Pretty Lady explains a signal difference between men and women:

Boys do their fabulous, unfathomable things off in their rooms, and every now and then they emerge, proudly bearing something miraculous, like an assault rifle, a web browser or an A12. We pat them on the heads and continue making dinner. Such is life.

You see, girls, the masculine mind is rather like a mining drill. It takes the bit of linear logic between its teeth, and pulverizes everything in its trajectory. Nothing along its path can be deflected or overlooked; no crucial semicolon within fourteen thousand lines of code, no millimeter of deviation on the drill press, no hairsbreadth of torque on the delta wing. The woman who gets between a man and his gadgets, or his pet theories on the nature of political systems, is headed for disaster. One does not butt logic head-on with a man–within the ten degrees or so of his line of sight.

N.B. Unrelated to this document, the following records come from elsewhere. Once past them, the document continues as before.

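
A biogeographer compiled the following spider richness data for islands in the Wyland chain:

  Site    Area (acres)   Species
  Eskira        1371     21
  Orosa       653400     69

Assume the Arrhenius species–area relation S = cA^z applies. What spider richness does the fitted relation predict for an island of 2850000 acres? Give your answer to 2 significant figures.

z = ln(69/21) / ln(653400/1371) = 1.1896 / 6.1666 = 0.1929
c = 21 / 1371^0.1929 = 21 / 4.029 = 5.213
S₃ = 5.213 × 2850000^0.1929 = 5.213 × 17.59 ≈ 91.67

92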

Spacebunny has made similar observations with regards to men’s relative inability to multi-task and women’s relative inability to focus. I’ve noted before that not a single woman in my college social circle had a job at graduation, whereas every single man did. Women fear opportunity cost, which is why so many have trouble accepting the reality of a choice between children and career. Thus, they often tend to float along without making a decision until the lack of a decision becomes one by default.

This wasn’t a problem for society when the no-decision default was marriage and children. But now that the default is five or more years of college, a hefty debt and at least the trappings of a career, many women don’t even begin thinking about marriage until they are already past their prime sell-by date.

I have no problem with women who have intentionally chosen to sacrifice much, if not everything, for their vocations. I am second to no man in my appreciation for the genuine artist – as opposed to those talentless provocateurs that now infest the West – the selfless nun or the truth-seeking scientist. They all contribute to the betterment of Man in their own way, but they are only a miniscule percentage of the female population.

I am very seriously opposed, however, to those who have intentionally altered the culture and played upon female fears in order to deprive so many women of the chance to make a fully-informed choice between work and womanhood. Regardless of whether human society truly needs these neutered worker bees or not, holding up such barren individuals as a triumph of their sex is a logical, intellectual and spiritual abomination.